The way you change the system clock's time or your time zone in Windows 7 / 8 is exactly the same (explained in this tutorial). Microsoft changed that in Windows 10 with the new "Settings" applet. Your time and time zone are set when you first install Windows. By default, the operating system regularly checks your PC's time online against time.windows.com. Twice a year (based on your location), it updates it automatically for Daylight Saving Time.
For some reason (I can think of indirect ones, but not of a clear one), changing your computer's time is protected by Windows. So, while you can easily change time zone, you'll probably need the administrator's password before you can change the time in your PC's clock, depending on your UAC settings.
To change your time zone, click on the system clock: when the calendar popup opens, click on the "Change date and time settings" link at the bottom. (This dialog also lets you add multiple clocks and time zones to your computer!)
To pick a new time zone, click on the "Change time zone" button. Notice that your current zone is shown right above it: GMT and UTC are the same thing, so if you aren't sure about your current time zone, check out this website.

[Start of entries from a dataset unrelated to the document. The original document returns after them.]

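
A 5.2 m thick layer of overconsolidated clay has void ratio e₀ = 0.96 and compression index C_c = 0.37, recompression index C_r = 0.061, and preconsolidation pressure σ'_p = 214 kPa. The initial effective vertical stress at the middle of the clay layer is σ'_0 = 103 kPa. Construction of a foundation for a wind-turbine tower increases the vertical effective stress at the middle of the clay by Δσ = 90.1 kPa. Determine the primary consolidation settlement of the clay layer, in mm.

S_c ≈ 44.2 mm

Final effective stress: σ'_f = 103 + 90.1 = 193.1 kPa.
σ'_f = 193.1 ≤ σ'_p = 214 kPa, so the clay remains overconsolidated and only the recompression index applies:
S_c = C_r·H/(1+e₀)·log₁₀(σ'_f/σ'_0) = 0.061×5.2/1.96×log₁₀(193.1/103)
    = 0.16184 × 0.27295 = 0.04417 m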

Pick a new time zone from the dropdown, and (ideally) leave the "Automatically adjust clock for Daylight Saving Time" checkbox checked. Click OK to save.
To change your system clock's current time, click on the "Change date and time" button. If prompted to, enter the administrator's password. Click on the hours, minutes, seconds, or AM/PM fields under the analog clock. Use the up and down arrow keys on your keyboard to increase or decrease the values. To get the exact local time, google "what time is it"; to see other time zones, visit the time.gov website (which now works without requiring Java or Flash!)